Project Description
This project is dedicated to providing a robust platform for developing and validating cutting-edge solutions within the 5G cellular network domain, including the multi-source fusion of data in C-V2X networks and the application of Reinforcement Learning (RL) algorithms for dynamic optimization. These solutions are tailored to adaptively respond to fluctuating Quality of Service (QoS) demands and resource needs. At the heart of this initiative is the construction of a digital twin of the 5G network, which meticulously replicates the Verizon 5G lab environment. This simulated framework not only facilitates rigorous analysis but also ensures that all architectural and operational characteristics are precisely aligned with those of the actual lab environment, thereby providing a foundation for detailed data analysis and performance benchmarking. Through this platform, the project aims to drive the effective development and validation of AI/ML solutions, ensuring these technologies can significantly contribute to the sophistication and adaptability of 5G network strategies.

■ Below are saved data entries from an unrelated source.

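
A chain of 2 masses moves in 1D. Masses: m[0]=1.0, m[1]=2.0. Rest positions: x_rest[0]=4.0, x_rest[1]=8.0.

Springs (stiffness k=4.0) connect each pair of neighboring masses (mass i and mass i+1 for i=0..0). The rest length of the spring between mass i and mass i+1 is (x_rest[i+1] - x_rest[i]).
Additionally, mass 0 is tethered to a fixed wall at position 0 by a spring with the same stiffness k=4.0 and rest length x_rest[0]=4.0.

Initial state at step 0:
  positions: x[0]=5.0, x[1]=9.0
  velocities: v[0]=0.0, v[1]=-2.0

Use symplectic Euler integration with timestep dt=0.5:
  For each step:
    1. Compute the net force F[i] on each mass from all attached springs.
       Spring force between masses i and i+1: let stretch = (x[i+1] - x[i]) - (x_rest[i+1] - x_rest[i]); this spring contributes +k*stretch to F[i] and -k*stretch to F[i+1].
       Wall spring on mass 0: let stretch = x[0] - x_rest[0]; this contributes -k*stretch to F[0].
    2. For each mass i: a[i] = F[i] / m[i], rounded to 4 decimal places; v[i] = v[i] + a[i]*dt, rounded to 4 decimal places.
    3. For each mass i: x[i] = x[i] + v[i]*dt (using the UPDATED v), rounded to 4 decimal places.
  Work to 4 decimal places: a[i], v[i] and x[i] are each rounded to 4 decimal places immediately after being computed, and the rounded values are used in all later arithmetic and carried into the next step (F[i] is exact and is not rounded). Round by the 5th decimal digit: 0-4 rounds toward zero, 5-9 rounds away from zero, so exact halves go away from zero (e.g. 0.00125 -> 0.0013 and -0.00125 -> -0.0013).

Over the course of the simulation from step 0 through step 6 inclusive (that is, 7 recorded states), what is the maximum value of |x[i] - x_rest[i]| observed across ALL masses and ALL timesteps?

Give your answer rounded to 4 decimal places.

Answer: 2.5000

Derivation:
Step 0: x=[5.0000 9.0000] v=[0.0000 -2.0000]
Step 1: x=[4.0000 8.0000] v=[-2.0000 -2.0000]
Step 2: x=[3.0000 7.0000] v=[-2.0000 -2.0000]
Step 3: x=[3.0000 6.0000] v=[0.0000 -2.0000]
Step 4: x=[3.0000 5.5000] v=[0.0000 -1.0000]
Step 5: x=[2.5000 5.7500] v=[-1.0000 0.5000]
Step 6: x=[2.7500 6.3750] v=[0.5000 1.2500]
Max displacement = 2.5000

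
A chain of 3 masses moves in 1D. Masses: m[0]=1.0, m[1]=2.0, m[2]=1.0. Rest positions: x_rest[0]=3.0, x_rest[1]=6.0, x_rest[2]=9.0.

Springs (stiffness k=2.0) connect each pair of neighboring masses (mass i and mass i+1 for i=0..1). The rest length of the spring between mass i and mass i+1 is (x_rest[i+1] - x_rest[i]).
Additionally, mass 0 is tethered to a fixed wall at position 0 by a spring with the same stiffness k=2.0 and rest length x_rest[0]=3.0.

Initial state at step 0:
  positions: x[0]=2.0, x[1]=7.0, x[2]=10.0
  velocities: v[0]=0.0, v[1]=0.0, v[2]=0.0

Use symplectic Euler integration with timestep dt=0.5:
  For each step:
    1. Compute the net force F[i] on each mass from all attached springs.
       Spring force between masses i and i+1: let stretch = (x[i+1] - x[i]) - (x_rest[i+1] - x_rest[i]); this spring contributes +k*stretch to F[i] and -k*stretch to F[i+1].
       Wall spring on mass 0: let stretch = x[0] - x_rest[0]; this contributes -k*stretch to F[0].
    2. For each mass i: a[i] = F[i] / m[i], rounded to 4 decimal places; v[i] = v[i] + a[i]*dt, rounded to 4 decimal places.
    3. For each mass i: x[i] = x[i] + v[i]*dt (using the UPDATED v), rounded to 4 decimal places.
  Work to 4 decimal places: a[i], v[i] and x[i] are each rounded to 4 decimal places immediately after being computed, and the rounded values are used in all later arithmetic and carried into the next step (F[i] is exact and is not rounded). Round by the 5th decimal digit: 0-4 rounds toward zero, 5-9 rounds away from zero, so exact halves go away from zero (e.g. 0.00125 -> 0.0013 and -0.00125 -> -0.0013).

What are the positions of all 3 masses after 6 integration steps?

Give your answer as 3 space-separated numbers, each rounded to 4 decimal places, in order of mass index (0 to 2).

Answer: 2.3555 5.8242 9.1759

Derivation:
Step 0: x=[2.0000 7.0000 10.0000] v=[0.0000 0.0000 0.0000]
Step 1: x=[3.5000 6.5000 10.0000] v=[3.0000 -1.0000 0.0000]
Step 2: x=[4.7500 6.1250 9.7500] v=[2.5000 -0.7500 -0.5000]
Step 3: x=[4.3125 6.3125 9.1875] v=[-0.8750 0.3750 -1.1250]
Step 4: x=[2.7188 6.7188 8.6875] v=[-3.1875 0.8125 -1.0000]
Step 5: x=[1.7657 6.6172 8.7032] v=[-1.9063 -0.2032 0.0313]
Step 6: x=[2.3555 5.8242 9.1759] v=[1.1795 -1.5860 0.9453]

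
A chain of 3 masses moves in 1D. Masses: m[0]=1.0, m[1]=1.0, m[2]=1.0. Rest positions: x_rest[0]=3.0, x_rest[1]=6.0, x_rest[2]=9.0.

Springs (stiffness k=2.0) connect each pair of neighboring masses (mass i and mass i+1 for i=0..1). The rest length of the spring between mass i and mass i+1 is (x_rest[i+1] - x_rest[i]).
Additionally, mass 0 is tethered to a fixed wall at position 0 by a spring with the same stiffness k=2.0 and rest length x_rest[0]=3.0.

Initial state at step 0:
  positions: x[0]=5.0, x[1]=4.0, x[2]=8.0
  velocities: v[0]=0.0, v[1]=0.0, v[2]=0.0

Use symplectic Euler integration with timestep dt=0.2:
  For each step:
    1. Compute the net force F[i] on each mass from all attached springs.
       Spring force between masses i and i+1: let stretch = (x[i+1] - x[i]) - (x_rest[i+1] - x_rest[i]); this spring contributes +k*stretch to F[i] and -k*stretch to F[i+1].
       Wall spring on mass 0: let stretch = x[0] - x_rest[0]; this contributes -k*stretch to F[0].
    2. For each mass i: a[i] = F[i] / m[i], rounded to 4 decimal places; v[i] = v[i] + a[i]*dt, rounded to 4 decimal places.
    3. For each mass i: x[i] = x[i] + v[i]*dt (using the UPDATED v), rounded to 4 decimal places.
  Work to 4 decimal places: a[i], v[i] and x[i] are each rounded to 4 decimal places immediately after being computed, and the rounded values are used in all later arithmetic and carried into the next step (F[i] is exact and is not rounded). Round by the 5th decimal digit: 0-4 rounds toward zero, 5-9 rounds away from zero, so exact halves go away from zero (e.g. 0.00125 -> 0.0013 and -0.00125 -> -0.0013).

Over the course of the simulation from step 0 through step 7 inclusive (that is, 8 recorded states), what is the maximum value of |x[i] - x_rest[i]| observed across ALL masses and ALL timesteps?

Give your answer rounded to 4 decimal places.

Step 0: x=[5.0000 4.0000 8.0000] v=[0.0000 0.0000 0.0000]
Step 1: x=[4.5200 4.4000 7.9200] v=[-2.4000 2.0000 -0.4000]
Step 2: x=[3.6688 5.0912 7.7984] v=[-4.2560 3.4560 -0.6080]
Step 3: x=[2.6379 5.8852 7.7002] v=[-5.1546 3.9699 -0.4909]
Step 4: x=[1.6557 6.5646 7.6968] v=[-4.9108 3.3970 -0.0169]
Step 5: x=[0.9338 6.9419 7.8428] v=[-3.6095 1.8863 0.7302]
Step 6: x=[0.6178 6.9106 8.1568] v=[-1.5798 -0.1566 1.5698]
Step 7: x=[0.7558 6.4756 8.6111] v=[0.6902 -2.1752 2.2713]
Max displacement = 2.3822

Answer: 2.3822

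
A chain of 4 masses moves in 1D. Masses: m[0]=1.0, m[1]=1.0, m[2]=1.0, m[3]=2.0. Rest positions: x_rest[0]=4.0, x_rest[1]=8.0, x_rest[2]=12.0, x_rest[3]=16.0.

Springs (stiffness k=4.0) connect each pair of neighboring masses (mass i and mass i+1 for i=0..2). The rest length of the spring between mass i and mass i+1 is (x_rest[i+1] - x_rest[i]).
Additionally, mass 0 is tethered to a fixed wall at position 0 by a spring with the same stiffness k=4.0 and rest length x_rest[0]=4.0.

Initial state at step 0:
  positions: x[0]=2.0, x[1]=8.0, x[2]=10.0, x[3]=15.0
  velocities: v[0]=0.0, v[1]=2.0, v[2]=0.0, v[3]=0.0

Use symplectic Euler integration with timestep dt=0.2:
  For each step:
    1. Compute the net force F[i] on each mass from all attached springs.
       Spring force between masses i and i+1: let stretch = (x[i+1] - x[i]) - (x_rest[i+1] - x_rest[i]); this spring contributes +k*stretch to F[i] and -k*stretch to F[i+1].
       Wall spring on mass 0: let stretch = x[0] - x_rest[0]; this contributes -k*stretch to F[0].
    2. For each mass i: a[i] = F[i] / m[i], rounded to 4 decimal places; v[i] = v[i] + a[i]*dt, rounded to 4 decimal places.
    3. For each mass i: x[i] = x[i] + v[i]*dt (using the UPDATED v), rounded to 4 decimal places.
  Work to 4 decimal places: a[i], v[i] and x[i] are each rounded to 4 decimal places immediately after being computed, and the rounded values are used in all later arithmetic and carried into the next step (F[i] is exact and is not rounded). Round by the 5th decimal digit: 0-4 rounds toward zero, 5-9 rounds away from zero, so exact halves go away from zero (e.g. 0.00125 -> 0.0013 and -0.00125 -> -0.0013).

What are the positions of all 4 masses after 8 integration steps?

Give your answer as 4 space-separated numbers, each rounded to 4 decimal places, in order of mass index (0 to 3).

Step 0: x=[2.0000 8.0000 10.0000 15.0000] v=[0.0000 2.0000 0.0000 0.0000]
Step 1: x=[2.6400 7.7600 10.4800 14.9200] v=[3.2000 -1.2000 2.4000 -0.4000]
Step 2: x=[3.6768 7.1360 11.2352 14.8048] v=[5.1840 -3.1200 3.7760 -0.5760]
Step 3: x=[4.6788 6.6144 11.9057 14.7240] v=[5.0099 -2.6080 3.3523 -0.4038]
Step 4: x=[5.2419 6.6297 12.1805 14.7378] v=[2.8153 0.0766 1.3739 0.0689]
Step 5: x=[5.1883 7.3111 11.9763 14.8670] v=[-0.2680 3.4070 -1.0209 0.6460]
Step 6: x=[4.6442 8.3993 11.4882 15.0849] v=[-2.7204 5.4409 -2.4405 1.0897]
Step 7: x=[3.9579 9.3809 11.0813 15.3351] v=[-3.4317 4.9079 -2.0343 1.2510]
Step 8: x=[3.5060 9.7669 11.0830 15.5650] v=[-2.2596 1.9298 0.0084 1.1495]

Answer: 3.5060 9.7669 11.0830 15.5650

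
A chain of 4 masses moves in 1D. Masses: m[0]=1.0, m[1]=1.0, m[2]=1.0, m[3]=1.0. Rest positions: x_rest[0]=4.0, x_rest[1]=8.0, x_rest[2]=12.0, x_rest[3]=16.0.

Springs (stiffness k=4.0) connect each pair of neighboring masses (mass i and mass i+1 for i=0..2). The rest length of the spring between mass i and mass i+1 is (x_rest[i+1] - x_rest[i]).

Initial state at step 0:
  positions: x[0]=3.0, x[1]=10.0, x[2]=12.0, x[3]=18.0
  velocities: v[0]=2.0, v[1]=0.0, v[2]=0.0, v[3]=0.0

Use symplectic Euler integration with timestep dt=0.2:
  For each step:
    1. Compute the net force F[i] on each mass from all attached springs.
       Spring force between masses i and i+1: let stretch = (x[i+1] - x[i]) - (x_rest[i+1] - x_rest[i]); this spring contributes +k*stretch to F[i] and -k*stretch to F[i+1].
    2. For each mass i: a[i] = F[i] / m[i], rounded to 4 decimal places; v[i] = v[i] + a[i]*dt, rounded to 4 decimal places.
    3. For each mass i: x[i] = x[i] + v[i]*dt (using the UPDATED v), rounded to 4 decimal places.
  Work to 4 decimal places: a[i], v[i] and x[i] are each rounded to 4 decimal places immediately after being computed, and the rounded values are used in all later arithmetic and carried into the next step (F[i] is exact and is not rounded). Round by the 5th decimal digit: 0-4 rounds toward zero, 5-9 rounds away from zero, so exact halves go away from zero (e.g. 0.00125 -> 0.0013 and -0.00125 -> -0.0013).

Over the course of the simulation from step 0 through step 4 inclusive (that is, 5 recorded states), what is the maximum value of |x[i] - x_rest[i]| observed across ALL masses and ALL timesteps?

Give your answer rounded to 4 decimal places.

Step 0: x=[3.0000 10.0000 12.0000 18.0000] v=[2.0000 0.0000 0.0000 0.0000]
Step 1: x=[3.8800 9.2000 12.6400 17.6800] v=[4.4000 -4.0000 3.2000 -1.6000]
Step 2: x=[4.9712 8.0992 13.5360 17.1936] v=[5.4560 -5.5040 4.4800 -2.4320]
Step 3: x=[5.9229 7.3678 14.1473 16.7620] v=[4.7584 -3.6570 3.0566 -2.1581]
Step 4: x=[6.4658 7.4899 14.0923 16.5520] v=[2.7143 0.6107 -0.2752 -1.0499]
Max displacement = 2.4658

Answer: 2.4658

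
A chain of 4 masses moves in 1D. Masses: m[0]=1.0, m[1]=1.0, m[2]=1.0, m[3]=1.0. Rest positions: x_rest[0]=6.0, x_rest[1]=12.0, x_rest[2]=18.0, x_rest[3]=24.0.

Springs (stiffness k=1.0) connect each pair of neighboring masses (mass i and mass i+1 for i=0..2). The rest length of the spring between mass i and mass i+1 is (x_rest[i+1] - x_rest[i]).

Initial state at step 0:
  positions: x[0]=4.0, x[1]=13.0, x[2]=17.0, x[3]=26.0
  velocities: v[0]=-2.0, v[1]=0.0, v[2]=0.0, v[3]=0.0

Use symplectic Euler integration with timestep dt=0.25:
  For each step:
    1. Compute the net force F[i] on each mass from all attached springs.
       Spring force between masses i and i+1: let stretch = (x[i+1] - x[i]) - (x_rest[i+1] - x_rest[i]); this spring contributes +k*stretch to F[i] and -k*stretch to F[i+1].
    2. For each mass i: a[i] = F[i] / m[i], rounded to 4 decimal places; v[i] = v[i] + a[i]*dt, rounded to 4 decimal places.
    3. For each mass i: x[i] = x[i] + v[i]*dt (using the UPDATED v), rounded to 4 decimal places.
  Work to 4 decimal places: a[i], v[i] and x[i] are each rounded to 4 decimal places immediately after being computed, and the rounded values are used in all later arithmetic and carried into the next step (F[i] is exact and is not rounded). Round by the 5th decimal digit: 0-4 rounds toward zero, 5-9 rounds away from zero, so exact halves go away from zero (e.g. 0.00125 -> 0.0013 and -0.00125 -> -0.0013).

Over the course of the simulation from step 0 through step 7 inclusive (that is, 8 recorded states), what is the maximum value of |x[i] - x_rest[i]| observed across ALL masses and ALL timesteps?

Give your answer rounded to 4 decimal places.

Answer: 2.7116

Derivation:
Step 0: x=[4.0000 13.0000 17.0000 26.0000] v=[-2.0000 0.0000 0.0000 0.0000]
Step 1: x=[3.6875 12.6875 17.3125 25.8125] v=[-1.2500 -1.2500 1.2500 -0.7500]
Step 2: x=[3.5625 12.1016 17.8672 25.4688] v=[-0.5000 -2.3438 2.2188 -1.3750]
Step 3: x=[3.5962 11.3423 18.5367 25.0250] v=[0.1348 -3.0372 2.6778 -1.7754]
Step 4: x=[3.7390 10.5485 19.1620 24.5506] v=[0.5713 -3.1751 2.5013 -1.8975]
Step 5: x=[3.9324 9.8675 19.5858 24.1144] v=[0.7737 -2.7241 1.6951 -1.7447]
Step 6: x=[4.1218 9.4229 19.6852 23.7702] v=[0.7575 -1.7783 0.3977 -1.3769]
Step 7: x=[4.2675 9.2884 19.3986 23.5457] v=[0.5828 -0.5380 -1.1466 -0.8982]
Max displacement = 2.7116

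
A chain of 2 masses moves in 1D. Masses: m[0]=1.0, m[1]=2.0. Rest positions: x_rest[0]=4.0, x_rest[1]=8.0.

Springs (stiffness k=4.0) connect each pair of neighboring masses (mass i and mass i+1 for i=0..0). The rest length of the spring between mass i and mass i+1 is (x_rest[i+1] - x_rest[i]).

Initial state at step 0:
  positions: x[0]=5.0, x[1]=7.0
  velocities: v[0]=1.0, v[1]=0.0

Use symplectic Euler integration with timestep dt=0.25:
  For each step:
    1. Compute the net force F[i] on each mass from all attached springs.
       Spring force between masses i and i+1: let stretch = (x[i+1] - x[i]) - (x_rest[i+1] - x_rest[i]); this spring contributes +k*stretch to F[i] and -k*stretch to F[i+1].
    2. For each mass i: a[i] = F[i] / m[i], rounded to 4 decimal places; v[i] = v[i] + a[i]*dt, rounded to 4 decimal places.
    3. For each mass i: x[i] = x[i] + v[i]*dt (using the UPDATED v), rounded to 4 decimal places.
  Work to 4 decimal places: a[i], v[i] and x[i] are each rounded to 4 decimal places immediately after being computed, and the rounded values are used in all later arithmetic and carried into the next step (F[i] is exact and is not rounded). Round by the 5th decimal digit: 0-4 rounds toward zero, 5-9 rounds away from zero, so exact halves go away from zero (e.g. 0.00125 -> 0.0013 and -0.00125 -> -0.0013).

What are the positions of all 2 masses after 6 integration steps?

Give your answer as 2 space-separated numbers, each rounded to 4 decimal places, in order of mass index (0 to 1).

Step 0: x=[5.0000 7.0000] v=[1.0000 0.0000]
Step 1: x=[4.7500 7.2500] v=[-1.0000 1.0000]
Step 2: x=[4.1250 7.6875] v=[-2.5000 1.7500]
Step 3: x=[3.3906 8.1797] v=[-2.9375 1.9688]
Step 4: x=[2.8535 8.5733] v=[-2.1484 1.5743]
Step 5: x=[2.7464 8.7519] v=[-0.4286 0.7144]
Step 6: x=[3.1406 8.6798] v=[1.5769 -0.2884]

Answer: 3.1406 8.6798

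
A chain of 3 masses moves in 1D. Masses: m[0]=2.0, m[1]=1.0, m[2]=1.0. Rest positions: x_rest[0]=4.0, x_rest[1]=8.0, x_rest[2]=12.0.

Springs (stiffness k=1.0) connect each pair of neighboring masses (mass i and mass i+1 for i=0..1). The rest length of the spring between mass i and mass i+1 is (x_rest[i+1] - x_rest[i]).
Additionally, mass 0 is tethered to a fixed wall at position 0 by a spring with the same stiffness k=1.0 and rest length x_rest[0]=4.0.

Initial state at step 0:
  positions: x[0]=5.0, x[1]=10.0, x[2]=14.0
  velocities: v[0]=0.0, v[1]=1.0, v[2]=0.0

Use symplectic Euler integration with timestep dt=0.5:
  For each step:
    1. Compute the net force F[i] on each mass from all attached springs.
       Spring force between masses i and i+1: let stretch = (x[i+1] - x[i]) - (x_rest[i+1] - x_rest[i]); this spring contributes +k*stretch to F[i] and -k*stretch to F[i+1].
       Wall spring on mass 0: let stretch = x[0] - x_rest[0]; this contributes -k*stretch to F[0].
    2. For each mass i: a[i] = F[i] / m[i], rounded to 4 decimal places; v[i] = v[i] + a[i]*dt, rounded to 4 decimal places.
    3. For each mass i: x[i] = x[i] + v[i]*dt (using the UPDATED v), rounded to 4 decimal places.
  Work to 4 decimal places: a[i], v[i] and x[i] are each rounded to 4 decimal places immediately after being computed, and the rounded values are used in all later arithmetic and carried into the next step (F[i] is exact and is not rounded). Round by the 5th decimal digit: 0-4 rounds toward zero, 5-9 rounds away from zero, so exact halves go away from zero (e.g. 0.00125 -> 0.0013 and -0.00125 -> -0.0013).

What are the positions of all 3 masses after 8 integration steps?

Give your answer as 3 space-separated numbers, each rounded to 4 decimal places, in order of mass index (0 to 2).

Answer: 4.1033 8.7504 12.2071

Derivation:
Step 0: x=[5.0000 10.0000 14.0000] v=[0.0000 1.0000 0.0000]
Step 1: x=[5.0000 10.2500 14.0000] v=[0.0000 0.5000 0.0000]
Step 2: x=[5.0313 10.1250 14.0625] v=[0.0625 -0.2500 0.1250]
Step 3: x=[5.0704 9.7110 14.1407] v=[0.0781 -0.8281 0.1563]
Step 4: x=[5.0557 9.2442 14.1114] v=[-0.0294 -0.9336 -0.0586]
Step 5: x=[4.9326 8.9471 13.8653] v=[-0.2462 -0.5943 -0.4922]
Step 6: x=[4.6947 8.8759 13.3897] v=[-0.4758 -0.1425 -0.9513]
Step 7: x=[4.3926 8.8878 12.7856] v=[-0.6042 0.0238 -1.2082]
Step 8: x=[4.1033 8.7504 12.2071] v=[-0.5786 -0.2749 -1.1571]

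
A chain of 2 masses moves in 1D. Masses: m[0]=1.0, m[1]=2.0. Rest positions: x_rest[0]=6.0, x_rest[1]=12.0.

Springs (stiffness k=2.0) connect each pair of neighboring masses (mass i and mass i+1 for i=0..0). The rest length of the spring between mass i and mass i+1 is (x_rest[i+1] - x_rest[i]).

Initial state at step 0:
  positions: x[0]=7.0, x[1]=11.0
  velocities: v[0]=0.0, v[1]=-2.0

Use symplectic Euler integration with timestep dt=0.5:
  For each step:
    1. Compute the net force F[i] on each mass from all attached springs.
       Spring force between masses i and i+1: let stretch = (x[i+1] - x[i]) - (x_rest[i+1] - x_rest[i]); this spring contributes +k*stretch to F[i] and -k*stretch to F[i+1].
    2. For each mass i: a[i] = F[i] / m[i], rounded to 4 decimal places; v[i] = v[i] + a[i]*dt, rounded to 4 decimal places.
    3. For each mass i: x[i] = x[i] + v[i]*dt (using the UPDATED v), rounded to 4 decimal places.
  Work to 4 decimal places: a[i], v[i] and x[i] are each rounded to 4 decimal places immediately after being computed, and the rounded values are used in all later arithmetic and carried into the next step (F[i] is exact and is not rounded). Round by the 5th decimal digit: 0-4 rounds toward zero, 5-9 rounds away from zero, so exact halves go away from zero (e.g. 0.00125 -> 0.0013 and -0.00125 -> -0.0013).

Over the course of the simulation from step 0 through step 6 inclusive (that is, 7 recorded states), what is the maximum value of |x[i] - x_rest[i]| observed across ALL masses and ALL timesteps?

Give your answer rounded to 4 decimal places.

Step 0: x=[7.0000 11.0000] v=[0.0000 -2.0000]
Step 1: x=[6.0000 10.5000] v=[-2.0000 -1.0000]
Step 2: x=[4.2500 10.3750] v=[-3.5000 -0.2500]
Step 3: x=[2.5625 10.2188] v=[-3.3750 -0.3125]
Step 4: x=[1.7032 9.6485] v=[-1.7187 -1.1407]
Step 5: x=[1.8165 8.5918] v=[0.2266 -2.1134]
Step 6: x=[2.3175 7.3413] v=[1.0019 -2.5011]
Max displacement = 4.6587

Answer: 4.6587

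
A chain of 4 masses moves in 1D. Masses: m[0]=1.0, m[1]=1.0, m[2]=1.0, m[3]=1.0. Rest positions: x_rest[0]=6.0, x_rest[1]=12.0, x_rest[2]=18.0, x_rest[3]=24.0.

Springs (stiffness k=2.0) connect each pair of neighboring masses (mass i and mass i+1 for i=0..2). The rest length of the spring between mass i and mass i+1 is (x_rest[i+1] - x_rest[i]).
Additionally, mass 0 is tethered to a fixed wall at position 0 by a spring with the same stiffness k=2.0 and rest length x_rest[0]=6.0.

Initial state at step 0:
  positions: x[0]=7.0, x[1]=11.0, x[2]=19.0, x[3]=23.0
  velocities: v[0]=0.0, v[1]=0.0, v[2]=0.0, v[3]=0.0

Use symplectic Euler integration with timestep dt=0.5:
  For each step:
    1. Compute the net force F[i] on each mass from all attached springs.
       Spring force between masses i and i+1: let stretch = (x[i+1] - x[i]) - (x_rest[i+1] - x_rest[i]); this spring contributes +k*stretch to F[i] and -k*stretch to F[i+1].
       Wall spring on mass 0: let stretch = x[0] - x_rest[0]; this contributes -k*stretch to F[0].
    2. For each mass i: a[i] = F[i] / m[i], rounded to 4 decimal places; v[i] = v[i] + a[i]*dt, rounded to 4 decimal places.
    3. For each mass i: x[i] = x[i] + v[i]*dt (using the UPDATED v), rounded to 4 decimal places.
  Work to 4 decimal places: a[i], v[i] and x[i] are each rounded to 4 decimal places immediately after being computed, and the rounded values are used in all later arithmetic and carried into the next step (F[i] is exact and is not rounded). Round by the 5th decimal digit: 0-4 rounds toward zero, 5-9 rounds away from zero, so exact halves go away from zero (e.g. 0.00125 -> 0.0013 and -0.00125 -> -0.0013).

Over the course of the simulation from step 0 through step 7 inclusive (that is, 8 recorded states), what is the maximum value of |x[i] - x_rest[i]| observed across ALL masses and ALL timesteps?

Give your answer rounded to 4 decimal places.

Answer: 2.0000

Derivation:
Step 0: x=[7.0000 11.0000 19.0000 23.0000] v=[0.0000 0.0000 0.0000 0.0000]
Step 1: x=[5.5000 13.0000 17.0000 24.0000] v=[-3.0000 4.0000 -4.0000 2.0000]
Step 2: x=[5.0000 13.2500 16.5000 24.5000] v=[-1.0000 0.5000 -1.0000 1.0000]
Step 3: x=[6.1250 11.0000 18.3750 24.0000] v=[2.2500 -4.5000 3.7500 -1.0000]
Step 4: x=[6.6250 10.0000 19.3750 23.6875] v=[1.0000 -2.0000 2.0000 -0.6250]
Step 5: x=[5.5000 12.0000 17.8438 24.2188] v=[-2.2500 4.0000 -3.0625 1.0625]
Step 6: x=[4.8750 13.6719 16.5782 24.5626] v=[-1.2500 3.3438 -2.5313 0.6875]
Step 7: x=[6.2110 12.3985 17.8516 23.9142] v=[2.6719 -2.5468 2.5468 -1.2969]
Max displacement = 2.0000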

Verizon Lab Digital Twin Testbed
In partnership with Keysight Technologies, and Verizon, this initiative utilizes the Exata platform to develop highly accurate digital twins of existing 5G networks. The network architecture in the digital twin encompasses elements such as the AMF, AUSF, SMF, UPF, and DN, integrated with a RAN network that includes a GnodeB and two UEs. This setup is crucial for simulating realistic wireless channel models and traffic patterns, which are essential for the subsequent data analysis phase.
Data Analysis to Identify Real-to-Simulation Gaps
Our ongoing analysis of 5G network performance under various traffic conditions (CBR and FTP) is essential for tuning our key performance indicators—latency, throughput, packet loss, jitter, and buffering rate. Through time series and histogram analyses, we're pinpointing trends and understanding how different loads and UE numbers affect network performance. Initial trends indicate a significant inverse correlation between latency and throughput, with increased traffic exacerbating jitter and packet loss. These insights from statistical testing are crucial for guiding our network optimization strategies. As we progress, we aim to minimize the discrepancies between our digital twin simulations and real Verizon 5G lab data. This gap analysis is not only pivotal for refining our simulation models but also sets the foundation for developing and implementing an AI/ML algorithm. By understanding these gaps, we can better predict how AI/ML solutions might differentially impact network performance in simulated versus real settings, thereby enhancing the accuracy and efficacy of our AI-driven optimization strategies.